Critics of Common Core say one of the problems with the new standards is that no one group is in charge of them or the products and services that are supposedly tied to them.

“If there are errors in the Common Core, if there are goals for a particular grade that are wrong, either too hard or too easy, there is no one who can fix them,” said Diane Ravitch, an education policy analyst and research professor at New York University. “They were released as if they were tablets handed down on Mount Sinai. Any publisher may put a sticker on its textbooks and say they are ‘aligned with Common Core.’ Who can stop them, even if they are not?”

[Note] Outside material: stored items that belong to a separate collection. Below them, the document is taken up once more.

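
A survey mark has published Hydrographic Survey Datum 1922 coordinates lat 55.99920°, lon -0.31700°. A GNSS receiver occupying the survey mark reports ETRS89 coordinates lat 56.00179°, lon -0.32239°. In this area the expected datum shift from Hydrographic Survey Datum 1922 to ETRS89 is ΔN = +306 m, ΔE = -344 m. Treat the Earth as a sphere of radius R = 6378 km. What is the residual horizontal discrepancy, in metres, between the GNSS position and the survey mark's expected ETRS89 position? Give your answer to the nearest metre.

Observed coordinate differences: Δφ = +0.00259°, Δλ = -0.00539°.
Converting to metres (1° lat = 111317 m, cos φ = 0.559204): observed ΔN = 288.3 m, observed ΔE = -335.5 m.
Subtracting the expected shift leaves a residual of 288.3 − (306) = -17.7 m north and -335.5 − (-344) = 8.5 m east.
Residual distance = √((-17.7)² + 8.5²) = 19.6 m.

20 m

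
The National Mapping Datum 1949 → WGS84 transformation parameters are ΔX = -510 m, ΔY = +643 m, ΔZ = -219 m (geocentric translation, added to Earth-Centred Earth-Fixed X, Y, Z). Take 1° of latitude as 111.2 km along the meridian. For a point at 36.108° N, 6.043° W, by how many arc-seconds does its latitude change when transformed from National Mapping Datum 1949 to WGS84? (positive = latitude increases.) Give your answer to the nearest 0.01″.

Δφ = 5.24″

sin φ = 0.589309, cos φ = 0.807908, sin λ = -0.105275, cos λ = 0.994443.
North component: ΔN = −sin φ cos λ·ΔX − sin φ sin λ·ΔY + cos φ·ΔZ = −(0.589309)(0.994443)(-510) − (0.589309)(-0.105275)(643) + (0.807908)(-219) = 161.84 m.
1° of latitude spans 111200 m, so Δφ = 161.84 / 111200 × 3600 = 5.239″.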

Mike Evans, senior vice president of K-12 literacy and math for the publishing giant Pearson, said his company is careful not to give false impressions of what it sells. “It’s not good for us to slap a label on something and say it’s Common Core-aligned,” Evans said. “Because when someone uses it and finds it’s not different, that just creates a lot of doubt among our customers. We’ve invested millions of dollars across our product offerings.” A book can be considered “aligned to Common Core” if it is among those recommended by the group of business leaders, educators and higher education officials who wrote the new standards.

Being a Common Core book could mean stronger sales. Lynda Bradley, co-owner of BMI Educational Services, Inc. — a sort of book middleman that allows districts to order large quantities of different books from a single source — noted that sales of one book, “A Boy, A Dog and a Frog” by Mercer Mayer, took off after it was recommended as a Common Core book.

“The publishers look at the list and say, ‘Oh, good, we can charge more,’ ” Bradley said. “A lot of them have done that, and that puts us in a bind. The inventory vanishes, and the price goes up.”

Achieve Inc., a Washington, D.C.-based nonprofit group that has been heavily involved in writing the standards, receives funding from corporate titans such as Microsoft, the Bill and Melinda Gates Foundation, Chevron and DuPont.

Achieve’s five highest-paid executives received an average annual salary of $198,916 in 2011, tax records show. The company’s president, former Clinton administration official Michael Cohen, had a salary of $263,800 in 2011.

Two national consortia, the Partnership for Assessment of Readiness for College and Careers and Smarter Balanced, having gotten a combined $346 million in federal education grants to create a pair of new standardized tests tied to Common Core.

“These people all know each other,” said Michael T. Moore, a literacy professor at Georgia Southern University who has written extensively about Common Core. “It is a private club.”